À un degré de raffinement spirituel supérieur, il est possible de discerner, au sein même du service divin, une ligne de démarcation subtile entre deux approches diamétralement opposées : celle qui émane de l’ego, et celle qui procède de l »annulation’ de soi.
Je me souviens de l’époque où, jeune homme, j’affectionnais tout particulièrement de me tenir sur le balcon de notre synagogue lors de l’accueil du Chabbat. Là, je mettais un point d’honneur à entonner le « Lekhou Neranena » avec une ferveur toute particulière, savourant intérieurement les délices de cette élévation. Jusqu’au jour où un aîné s’est approché de moi et m’a lancé cette apostrophe qui allait bouleverser ma perception : « Toi, tu n’es qu’un homme de désir ! ».
Sur le moment, cette accusation m’a paru incongrue, presque offensante. Moi, un homme de désir ? Alors que je n’aspirais qu’à prier pour l’honneur du Tout-Puissant ? Mais en y réfléchissant, en sondant honnêtement les tréfonds de mon cœur, j’ai dû me rendre à l’évidence : mon détracteur avait vu juste. Derrière ma piété apparente se cachait une subtile complaisance, une délectation égoïste de ces instants où, sous le regard admiratif de l’assemblée, je me drapais dans les atours du fervent.
Près d’un demi-siècle s’est écoulé depuis cette révélation, mais son souvenir reste gravé en moi avec une acuité intacte. C’est que la remarque de cet homme, dans sa fulgurante simplicité, avait agi comme un véritable électrochoc, une douche froide salvatrice qui avait instantanément dissipé les brumes de mon autosatisfaction.
Car c’est bien de cela qu’il s’agit : d’une distinction on ne peut plus ténue, mais lourde de conséquences, entre une prière jaillie des profondeurs d’un cœur épuré et celle qui, subrepticement, se nourrit de la satisfaction de l’orant. Distinction si subtile qu’elle peut aisément passer inaperçue, nous laissant dans l’illusion réconfortante d’une piété sans ombres. Mais distinction essentielle, car ce qui est en jeu, c’est la nature même de notre relation au divin.
En effet, tant que notre service reste entaché, fût-ce de manière infime, par la recherche d’une gratification égoïste, il porte en lui les germes de sa propre limite. Prisonnier des rets du moi, il ne peut prétendre à cette pureté d’intention qui seule ouvre les portes de la vraie dévotion. Pire, il risque de déteindre sur l’ensemble de nos actions, nous faisant aborder les autres pans de notre vie avec ce même mélange d’ostentation et d’autosatisfaction.
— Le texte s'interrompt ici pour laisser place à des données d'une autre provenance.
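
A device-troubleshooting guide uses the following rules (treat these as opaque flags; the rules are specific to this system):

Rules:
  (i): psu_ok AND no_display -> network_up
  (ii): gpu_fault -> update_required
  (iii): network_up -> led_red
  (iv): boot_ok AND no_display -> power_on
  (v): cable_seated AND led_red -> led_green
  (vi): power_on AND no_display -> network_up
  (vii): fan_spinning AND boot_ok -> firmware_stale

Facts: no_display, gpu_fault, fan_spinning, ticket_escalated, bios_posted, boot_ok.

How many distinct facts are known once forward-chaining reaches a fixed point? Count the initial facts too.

11

Round 1 fires (ii), (iv), (vii), giving update_required, power_on, firmware_stale.
Round 2 fires (vi), giving network_up.
Round 3 fires (iii), giving led_red.
Closure: {bios_posted, boot_ok, fan_spinning, firmware_stale, gpu_fault, led_red, network_up, no_display, power_on, ticket_escalated, update_required} — 11 facts.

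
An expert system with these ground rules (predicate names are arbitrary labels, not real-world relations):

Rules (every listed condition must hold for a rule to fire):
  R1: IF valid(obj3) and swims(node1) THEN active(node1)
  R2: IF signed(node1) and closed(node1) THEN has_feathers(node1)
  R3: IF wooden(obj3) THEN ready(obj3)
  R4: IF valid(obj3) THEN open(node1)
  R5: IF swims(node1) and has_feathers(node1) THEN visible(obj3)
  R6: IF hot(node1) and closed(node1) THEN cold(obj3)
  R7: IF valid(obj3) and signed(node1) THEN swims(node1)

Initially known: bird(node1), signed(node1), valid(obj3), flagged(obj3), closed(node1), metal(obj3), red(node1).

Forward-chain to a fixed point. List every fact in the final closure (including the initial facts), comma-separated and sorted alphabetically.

Round 1 fires R2, R4, R7, giving has_feathers(node1), open(node1), swims(node1).
Round 2 fires R1, R5, giving active(node1), visible(obj3).

active(node1), bird(node1), closed(node1), flagged(obj3), has_feathers(node1), metal(obj3), open(node1), red(node1), signed(node1), swims(node1), valid(obj3), visible(obj3)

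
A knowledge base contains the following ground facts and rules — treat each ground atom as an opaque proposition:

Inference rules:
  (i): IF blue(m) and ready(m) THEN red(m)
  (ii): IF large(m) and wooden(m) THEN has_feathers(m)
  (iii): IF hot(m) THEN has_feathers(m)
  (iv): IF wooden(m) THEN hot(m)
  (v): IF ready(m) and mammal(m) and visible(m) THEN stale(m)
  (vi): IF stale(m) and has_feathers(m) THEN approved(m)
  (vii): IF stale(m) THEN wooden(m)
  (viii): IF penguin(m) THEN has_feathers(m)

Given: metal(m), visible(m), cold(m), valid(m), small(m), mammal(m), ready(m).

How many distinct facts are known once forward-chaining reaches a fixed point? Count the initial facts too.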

Ainsi, le défi qui nous est lancé est celui d’une perpétuelle vigilance, d’une interrogation constante sur les ressorts profonds de nos élans spirituels. Il nous faut traquer sans relâche ces poches de complaisance nichées au cœur même de nos plus belles aspirations, débusquer l’ego jusque dans ses retranchements les plus secrets. Ce n’est qu’au prix de cette lucidité impitoyable, de cet effort soutenu pour extirper en nous les racines de l’égoïsme, que nous pourrons espérer accéder à cette prière véritablement épurée, ce service divin qui n’a d’autre fin que la gloire du Très-Haut.